Introduction
Le cycle menstruel, un processus biologique fondamental pour la reproduction chez les mammifères, est un sujet d'étude crucial en recherche scientifique. Bien que la menstruation soit relativement rare dans le règne animal, les mammifères qui en sont dotés, comme les souris, offrent des modèles précieux pour comprendre les mécanismes hormonaux et physiologiques qui régissent la fertilité, la gestation et la santé reproductive en général. Cet article explore en profondeur le cycle menstruel de la souris, son importance dans la recherche et les avancées récentes dans ce domaine.
Particularités du Cycle Reproducteur de la Souris
Maturité sexuelle et reproduction
Chez les souris, le mâle atteint sa maturité sexuelle à l’âge de 8 semaines, tandis que la femelle y parvient dès 6 semaines. Ces rongeurs n'ont pas de saison de reproduction particulière et peuvent avoir des souriceaux tout au long de l’année. Le mâle reste fertile jusqu’à la fin de sa vie, tandis que la fertilité de la femelle, qui ovule tous les 5 jours (chaleurs), décline et s’interrompt vers 18 mois.
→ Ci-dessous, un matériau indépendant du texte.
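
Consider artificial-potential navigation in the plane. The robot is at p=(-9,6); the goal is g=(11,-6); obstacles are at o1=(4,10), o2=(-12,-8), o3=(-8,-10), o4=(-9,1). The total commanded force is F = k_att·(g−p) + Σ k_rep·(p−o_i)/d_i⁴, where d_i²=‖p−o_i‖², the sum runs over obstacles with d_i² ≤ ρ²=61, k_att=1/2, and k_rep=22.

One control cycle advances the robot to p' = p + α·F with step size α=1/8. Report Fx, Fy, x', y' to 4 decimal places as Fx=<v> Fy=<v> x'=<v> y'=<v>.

F_att = 1/2·(g−p) = 1/2·(20,-12) = (10.0000,-6.0000)
o1: d²=185 > ρ²=61 → inactive
o2: d²=205 > ρ²=61 → inactive
o3: d²=257 > ρ²=61 → inactive
o4: d²=25 ≤ ρ²=61; F_rep = 22·(0,5)/25² = (0.0000,0.1760)
F = F_att + ΣF_rep = (10.0000,-5.8240)
p' = p + 1/8·F = (-7.7500,5.2720)

Fx=10.0000 Fy=-5.8240 x'=-7.7500 y'=5.2720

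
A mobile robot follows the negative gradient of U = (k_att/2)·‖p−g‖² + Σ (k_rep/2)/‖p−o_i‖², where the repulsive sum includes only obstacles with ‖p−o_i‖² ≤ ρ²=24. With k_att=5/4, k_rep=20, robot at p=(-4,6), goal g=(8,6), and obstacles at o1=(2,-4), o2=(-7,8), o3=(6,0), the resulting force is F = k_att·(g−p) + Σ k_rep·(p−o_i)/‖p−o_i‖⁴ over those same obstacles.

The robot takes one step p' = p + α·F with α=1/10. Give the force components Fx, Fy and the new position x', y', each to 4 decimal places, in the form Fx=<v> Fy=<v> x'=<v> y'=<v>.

Fx=15.3550 Fy=-0.2367 x'=-2.4645 y'=5.9763

F_att = 5/4·(g−p) = 5/4·(12,0) = (15.0000,0.0000)
o1: d²=136 > ρ²=24 → inactive
o2: d²=13 ≤ ρ²=24; F_rep = 20·(3,-2)/13² = (0.3550,-0.2367)
o3: d²=136 > ρ²=24 → inactive
F = F_att + ΣF_rep = (15.3550,-0.2367)
p' = p + 1/10·F = (-2.4645,5.9763)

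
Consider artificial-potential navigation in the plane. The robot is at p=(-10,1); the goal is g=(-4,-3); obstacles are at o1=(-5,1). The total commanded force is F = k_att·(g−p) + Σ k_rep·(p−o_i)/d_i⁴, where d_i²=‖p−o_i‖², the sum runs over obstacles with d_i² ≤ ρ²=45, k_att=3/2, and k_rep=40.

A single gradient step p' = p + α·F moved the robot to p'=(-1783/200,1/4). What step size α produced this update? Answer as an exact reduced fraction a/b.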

Une seule souris peut donner naissance à une cinquantaine de petits en une seule année, voire plus, qui deviennent sexuellement matures avant l’âge de 2 mois. Il est donc possible de se retrouver très vite avec une colonie de rongeurs à la maison en n’ayant adopté qu’un seul couple.
Comportement reproducteur
Avant l’accouplement, le mâle et la souris se reniflent et se lèchent le museau. La saillie est très rapide, ne durant que quelques secondes pendant lesquelles la femelle, chevauchée par le mâle, pousse des cris aigus. Cependant, elle ne se laisse pas courtiser facilement, repoussant d’abord les assauts de son prétendant à plusieurs reprises avant d’accepter l’accouplement.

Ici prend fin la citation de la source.